On-line version ISSN 0718-4360

Rev. filos. vol.80  Santiago  2023

http://dx.doi.org/10.4067/S0718-43602023000100271 

Documentos

Conmemoración de los 50 años 1973-2023

Pensar es recordar. Denken ist andenken (Heidegger)

Marcos García de la Huerta1 

1Universidad de Chile, Chile

Resumen:

Después de estos 50 años, deberíamos tener la perspectiva suficiente para plantear hipótesis sobre el golpe de Estado. El “nunca más” no puede ser solo un grito del corazón o una exigencia moral. Nunca más destruir la democracia, sí. Pero la democracia no terminó de un día para otro; venía arruinándose desde hacía años. Por eso el golpe no sorprendió a nadie: se sabía que venía. Sorprendió por la ferocidad; también sorprendió que lo dirigiera Pinochet, designado dos semanas antes para la Comandancia del Ejército por el presidente Allende, saltándose el orden jerárquico de otros tres generales. Nadie imaginó tampoco, el salvajismo de la dictadura ni que duraría diecisiete años. La pasividad de la derecha es igualmente injustificable: pudo haber hecho mucho más para evitar las atrocidades.

Después de estos 50 años, deberíamos tener la perspectiva suficiente para plantear hipótesis sobre el golpe de Estado. El “nunca más” no puede ser solo

un grito del corazón o una exigencia moral. Nunca más destruir la democracia, sí. Pero la democracia no terminó de un día para otro; venía arruinándose desde hacía años. Por eso el golpe no sorprendió a nadie: se sabía que venía. Sorprendió por la ferocidad; también sorprendió que lo dirigiera Pinochet, designado dos semanas antes para la Comandancia del Ejército por el presidente Allende, saltándose el orden jerárquico de otros tres generales. Nadie imaginó tampoco, el salvajismo de la dictadura ni que duraría diecisiete años. La pasividad de la derecha es igualmente injustificable: pudo haber hecho mucho más para evitar las atrocidades.

Deberíamos también poder preguntar si el golpe fue solo una respuesta militar al “quebrantamiento de la Constitución”, denunciado en la época, o reviste un significado más allá de la coyuntura. En fin: deberíamos poder expresar lo que pasó y pensar en los 50 años que vienen.
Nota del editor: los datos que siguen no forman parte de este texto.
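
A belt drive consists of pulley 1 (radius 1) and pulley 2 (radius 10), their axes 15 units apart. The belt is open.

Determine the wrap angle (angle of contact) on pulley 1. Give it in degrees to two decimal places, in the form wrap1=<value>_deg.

wrap1=106.26_deg

open belt: β = asin((r2−r1)/C) = asin(9/15) = 36.8699°
wrap1 = π − 2β = 106.2602°
wrap2 = π + 2β = 253.7398°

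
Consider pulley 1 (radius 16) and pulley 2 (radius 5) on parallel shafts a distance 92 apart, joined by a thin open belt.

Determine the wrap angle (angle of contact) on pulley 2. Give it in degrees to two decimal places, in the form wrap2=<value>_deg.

wrap2=166.27_deg

open belt: β = asin((r2−r1)/C) = asin(-11/92) = -6.8670°
wrap1 = π − 2β = 193.7340°
wrap2 = π + 2β = 166.2660°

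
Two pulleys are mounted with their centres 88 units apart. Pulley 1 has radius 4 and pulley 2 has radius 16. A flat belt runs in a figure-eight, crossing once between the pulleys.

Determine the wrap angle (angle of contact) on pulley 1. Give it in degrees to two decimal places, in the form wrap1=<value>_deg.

crossed belt: β = asin((r1+r2)/C) = asin(20/88) = 13.1366°
wrap1 = wrap2 = π + 2β = 206.2731°

wrap1=206.27_deg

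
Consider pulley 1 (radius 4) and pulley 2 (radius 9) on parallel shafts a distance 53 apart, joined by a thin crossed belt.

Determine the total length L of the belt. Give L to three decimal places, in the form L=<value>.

crossed belt: β = asin((r1+r2)/C) = asin(13/53) = 14.1986°
wrap1 = wrap2 = π + 2β = 208.3971°
tangent length = C·cosβ = 51.3809
L = (r1+r2)·wrap + 2·C·cosβ = 13·3.6372 + 2·51.3809 = 150.0457

L=150.046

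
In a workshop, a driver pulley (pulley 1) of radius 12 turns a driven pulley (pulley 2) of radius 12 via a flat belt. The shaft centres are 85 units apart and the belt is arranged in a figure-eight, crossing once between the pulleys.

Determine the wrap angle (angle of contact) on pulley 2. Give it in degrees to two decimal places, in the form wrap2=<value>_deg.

crossed belt: β = asin((r1+r2)/C) = asin(24/85) = 16.4007°
wrap1 = wrap2 = π + 2β = 212.8014°

wrap2=212.80_deg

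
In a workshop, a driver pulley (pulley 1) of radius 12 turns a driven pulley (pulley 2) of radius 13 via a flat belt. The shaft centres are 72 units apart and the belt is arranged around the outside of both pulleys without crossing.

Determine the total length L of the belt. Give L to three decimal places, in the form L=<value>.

open belt: β = asin((r2−r1)/C) = asin(1/72) = 0.7958°
wrap1 = π − 2β = 178.4084°
wrap2 = π + 2β = 181.5916°
tangent length = C·cosβ = 71.9931
L = r1·wrap1 + r2·wrap2 + 2·C·cosβ = 12·3.1138 + 13·3.1694 + 2·71.9931 = 222.5537

L=222.554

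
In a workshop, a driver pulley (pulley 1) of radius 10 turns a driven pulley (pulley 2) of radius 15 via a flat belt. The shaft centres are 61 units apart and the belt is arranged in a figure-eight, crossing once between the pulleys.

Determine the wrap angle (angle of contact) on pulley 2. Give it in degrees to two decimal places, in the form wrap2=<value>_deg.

wrap2=228.39_deg

crossed belt: β = asin((r1+r2)/C) = asin(25/61) = 24.1945°
wrap1 = wrap2 = π + 2β = 228.3891°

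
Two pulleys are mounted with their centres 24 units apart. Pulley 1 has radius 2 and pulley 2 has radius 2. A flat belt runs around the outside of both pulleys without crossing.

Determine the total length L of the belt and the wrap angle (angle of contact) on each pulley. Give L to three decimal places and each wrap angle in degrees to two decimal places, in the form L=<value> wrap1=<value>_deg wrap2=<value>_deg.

open belt: β = asin((r2−r1)/C) = asin(0/24) = 0.0000°
wrap1 = π − 2β = 180.0000°
wrap2 = π + 2β = 180.0000°
tangent length = C·cosβ = 24.0000
L = r1·wrap1 + r2·wrap2 + 2·C·cosβ = 2·3.1416 + 2·3.1416 + 2·24.0000 = 60.5664

L=60.566 wrap1=180.00_deg wrap2=180.00_deg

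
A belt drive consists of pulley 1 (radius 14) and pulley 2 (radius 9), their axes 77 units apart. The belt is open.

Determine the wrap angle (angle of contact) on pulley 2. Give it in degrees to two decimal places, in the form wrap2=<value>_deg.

wrap2=172.55_deg

open belt: β = asin((r2−r1)/C) = asin(-5/77) = -3.7231°
wrap1 = π − 2β = 187.4462°
wrap2 = π + 2β = 172.5538°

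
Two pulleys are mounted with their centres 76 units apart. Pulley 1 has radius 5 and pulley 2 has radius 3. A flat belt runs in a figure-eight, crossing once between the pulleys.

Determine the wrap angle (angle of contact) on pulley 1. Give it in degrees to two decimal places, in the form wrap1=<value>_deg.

crossed belt: β = asin((r1+r2)/C) = asin(8/76) = 6.0423°
wrap1 = wrap2 = π + 2β = 192.0847°

wrap1=192.08_deg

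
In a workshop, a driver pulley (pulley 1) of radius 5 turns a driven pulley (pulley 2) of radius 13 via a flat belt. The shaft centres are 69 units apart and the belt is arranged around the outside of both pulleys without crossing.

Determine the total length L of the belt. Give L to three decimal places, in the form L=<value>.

open belt: β = asin((r2−r1)/C) = asin(8/69) = 6.6580°
wrap1 = π − 2β = 166.6841°
wrap2 = π + 2β = 193.3159°
tangent length = C·cosβ = 68.5347
L = r1·wrap1 + r2·wrap2 + 2·C·cosβ = 5·2.9092 + 13·3.3740 + 2·68.5347 = 195.4772

L=195.477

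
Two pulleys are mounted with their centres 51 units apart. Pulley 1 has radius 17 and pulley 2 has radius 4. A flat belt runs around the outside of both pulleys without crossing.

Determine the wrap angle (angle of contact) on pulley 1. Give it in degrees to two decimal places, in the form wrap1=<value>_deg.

wrap1=209.54_deg

open belt: β = asin((r2−r1)/C) = asin(-13/51) = -14.7678°
wrap1 = π − 2β = 209.5356°
wrap2 = π + 2β = 150.4644°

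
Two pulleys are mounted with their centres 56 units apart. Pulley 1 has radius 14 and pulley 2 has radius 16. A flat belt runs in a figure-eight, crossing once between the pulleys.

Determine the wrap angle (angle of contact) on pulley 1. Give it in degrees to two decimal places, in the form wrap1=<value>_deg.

crossed belt: β = asin((r1+r2)/C) = asin(30/56) = 32.3924°
wrap1 = wrap2 = π + 2β = 244.7847°

wrap1=244.78_deg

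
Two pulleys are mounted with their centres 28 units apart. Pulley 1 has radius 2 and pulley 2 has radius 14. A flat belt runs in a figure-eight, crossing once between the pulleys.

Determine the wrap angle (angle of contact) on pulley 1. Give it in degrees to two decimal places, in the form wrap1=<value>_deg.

crossed belt: β = asin((r1+r2)/C) = asin(16/28) = 34.8499°
wrap1 = wrap2 = π + 2β = 249.6998°

wrap1=249.70_deg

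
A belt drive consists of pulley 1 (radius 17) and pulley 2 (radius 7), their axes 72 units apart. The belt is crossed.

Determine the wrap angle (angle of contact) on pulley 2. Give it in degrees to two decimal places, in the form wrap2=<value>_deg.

wrap2=218.94_deg

crossed belt: β = asin((r1+r2)/C) = asin(24/72) = 19.4712°
wrap1 = wrap2 = π + 2β = 218.9424°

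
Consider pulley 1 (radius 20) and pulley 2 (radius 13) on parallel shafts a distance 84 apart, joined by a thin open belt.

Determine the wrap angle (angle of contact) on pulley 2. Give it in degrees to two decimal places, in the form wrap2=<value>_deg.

wrap2=170.44_deg

open belt: β = asin((r2−r1)/C) = asin(-7/84) = -4.7802°
wrap1 = π − 2β = 189.5604°
wrap2 = π + 2β = 170.4396°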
Otras voces objetan esta pasión conmemorativa: todo un año consagrado a la recordación, dicen, contrasta con los actos más sobrios de otros países, y los que se hicieron aquí, al cumplirse 30 o 40 años, también frugales. Además, la mayoría de la población de hoy no había nacido siquiera en 1973 o era muy joven y tiene ahora problemas más actuales y urgentes. ¿Quién recuerda la fecha de la recuperación de la democracia?

Esa fecha marca, en efecto, el comienzo de un período de progreso sin comparación en nuestra historia, que se prolongó dos o tres décadas. Nadie entiende por qué se cambió de rumbo; no se creó la convicción de que ese era un camino a seguir y, en cambio, se inició un período de decadencia en todos los planos: educación, salud, economía, inversión, mayor riesgo país, etc.

Otra de las cuestiones fundamentales que plantea esta conmemoración, es la viabilidad de una “revolución socialista” manteniendo la institucionalidad democrática. A eso ha de agregarse el marco general: el escenario de confrontación de la Guerra Fría y la discrepancia interna en el oficialismo. La Unidad Popular (UP) nunca contó con mayoría en la población ni en el parlamento. El presidente fue electo con el 36% de los votos y dentro de su propia coalición, había importantes sectores partidarios de la vía armada. Era indispensable buscar acuerdos con la fracción más afín al oficialismo de la Democracia Cristiana (DC), pero ese fue uno de los mayores escollos que encontró el mandatario: en su propio Partido Socialista, había una fuerte resistencia a cualquier acuerdo con ese partido.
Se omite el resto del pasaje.